Based on the government’s latest data, Taiwan’s exports declined by a record 41.9 percent year-on-year last month, with full-year exports up just 3.6 percent from 2007. If the situation does not improve in the first quarter, it is likely that the nation’s GDP growth will be negative for the first three quarters of the year, the report said.
Citigroup said the Taiwanese economy would shrink 4 percent, 1.5 percent and 0.1 percent in the first three quarters respectively, before a growth of 2.9 percent in the final quarter.
The bank’s revised GDP forecast for Taiwan this year is lower than the government’s projection of 2.12 percent growth, Academia Sinica’s 0.56 percent increase and a rise of 0.89 percent forecast by the Taiwan Institute of Economic Research.
But Citigroup’s figure is higher than Fitch Ratings’ 2.1 percent contraction, the Economist Intelligence Unit’s 2.9 percent in slowdown and a decline of 3.3 percent forecast by BNP Paribas.
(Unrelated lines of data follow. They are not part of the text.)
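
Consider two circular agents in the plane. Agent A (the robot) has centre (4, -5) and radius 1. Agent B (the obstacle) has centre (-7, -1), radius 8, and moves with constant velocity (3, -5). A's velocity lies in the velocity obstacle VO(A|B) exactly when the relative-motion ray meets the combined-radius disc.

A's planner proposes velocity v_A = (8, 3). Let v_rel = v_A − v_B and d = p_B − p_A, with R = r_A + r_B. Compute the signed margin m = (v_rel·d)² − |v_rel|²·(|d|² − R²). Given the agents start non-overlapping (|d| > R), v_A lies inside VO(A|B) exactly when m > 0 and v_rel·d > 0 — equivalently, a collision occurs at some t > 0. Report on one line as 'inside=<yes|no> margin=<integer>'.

d = (-11, 4),  |d|² = 137;  R = 1+8 = 9,  c = 137−9² = 56
v_rel = (5, 8),  |v_rel|² = 89;  v_rel·d = (5)·(-11) + (8)·(4) = -23
89·t² + 46·t + 56 = 0  ⇒  m = (-23)² − 89·56 = -4455
m = -4455 < 0,  v_rel·d = -23 < 0  ⇒  outside

inside=no margin=-4455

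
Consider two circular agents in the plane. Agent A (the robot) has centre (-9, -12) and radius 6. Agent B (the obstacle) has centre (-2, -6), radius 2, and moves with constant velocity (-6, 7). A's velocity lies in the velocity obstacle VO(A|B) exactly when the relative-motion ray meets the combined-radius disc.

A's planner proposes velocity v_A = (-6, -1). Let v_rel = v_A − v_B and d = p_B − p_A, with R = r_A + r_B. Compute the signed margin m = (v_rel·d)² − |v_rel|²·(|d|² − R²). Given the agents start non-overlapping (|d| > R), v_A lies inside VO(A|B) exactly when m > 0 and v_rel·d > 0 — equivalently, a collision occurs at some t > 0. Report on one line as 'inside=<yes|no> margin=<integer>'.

d = (7, 6),  |d|² = 85;  R = 6+2 = 8,  c = 85−8² = 21
v_rel = (0, -8),  |v_rel|² = 64;  v_rel·d = (0)·(7) + (-8)·(6) = -48
64·t² + 96·t + 21 = 0  ⇒  m = (-48)² − 64·21 = 960
m = 960 > 0,  v_rel·d = -48 < 0  ⇒  outside

inside=no margin=960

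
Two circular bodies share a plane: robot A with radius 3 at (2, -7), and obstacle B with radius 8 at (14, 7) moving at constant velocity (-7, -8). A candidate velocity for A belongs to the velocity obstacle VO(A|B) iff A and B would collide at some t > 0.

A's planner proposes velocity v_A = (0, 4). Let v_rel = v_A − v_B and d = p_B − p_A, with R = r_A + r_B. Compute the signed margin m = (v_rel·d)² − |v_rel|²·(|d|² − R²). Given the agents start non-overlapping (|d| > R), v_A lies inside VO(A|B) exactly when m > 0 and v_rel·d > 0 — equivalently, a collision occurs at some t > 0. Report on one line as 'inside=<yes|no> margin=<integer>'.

d = (12, 14),  |d|² = 340;  R = 3+8 = 11,  c = 340−11² = 219
v_rel = (7, 12),  |v_rel|² = 193;  v_rel·d = (7)·(12) + (12)·(14) = 252
193·t² − 504·t + 219 = 0  ⇒  m = 252² − 193·219 = 21237
m = 21237 > 0,  v_rel·d = 252 > 0  ⇒  inside

inside=yes margin=21237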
Looking ahead, Citigroup said several factors would likely weigh on Taiwan’s economic growth and investors’ equity strategy on the market this year. That includes the stabilization of global financial markets and an upcoming redemption of companies’ convertible bonds in the first quarter, especially those in the local DRAM sector. Other factors are investors’ rekindled interest in tech shares, the movement of international capital flows and the strength of the US dollar, it said.
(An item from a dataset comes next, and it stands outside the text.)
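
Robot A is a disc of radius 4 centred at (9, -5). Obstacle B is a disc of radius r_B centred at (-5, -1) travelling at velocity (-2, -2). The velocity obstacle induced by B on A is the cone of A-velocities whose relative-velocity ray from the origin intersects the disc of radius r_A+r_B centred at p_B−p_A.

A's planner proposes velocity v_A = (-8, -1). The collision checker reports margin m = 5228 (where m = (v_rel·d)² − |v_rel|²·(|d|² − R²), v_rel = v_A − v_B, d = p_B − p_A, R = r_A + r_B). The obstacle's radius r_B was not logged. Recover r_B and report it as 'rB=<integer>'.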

Citigroup also downgraded its GDP forecasts for China, Hong Kong, Singapore and South Korea, citing recent disappointing production and export data from these regional economies.
China, the destination of 40 percent of Taiwan’s shipments, will see its economy grow 7.6 percent this year, down from Citigroup’s previous estimate of 8.2 percent, as the collapse in global trade slowed the Chinese economy markedly in the fourth quarter, the report said.
Singapore and Hong Kong are two economies long confirmed to be in technical recession, but Citigroup said Singapore’s recession deepened in the fourth quarter and predicted the city-state’s economy would shrink 2.8 percent this year, compared to an earlier forecast of a decline of 1.2 percent.
Hong Kong will see its economy contract 2.2 percent this year, while South Korea’s economy may decline 1.8 percent this year from last year, Citigroup said.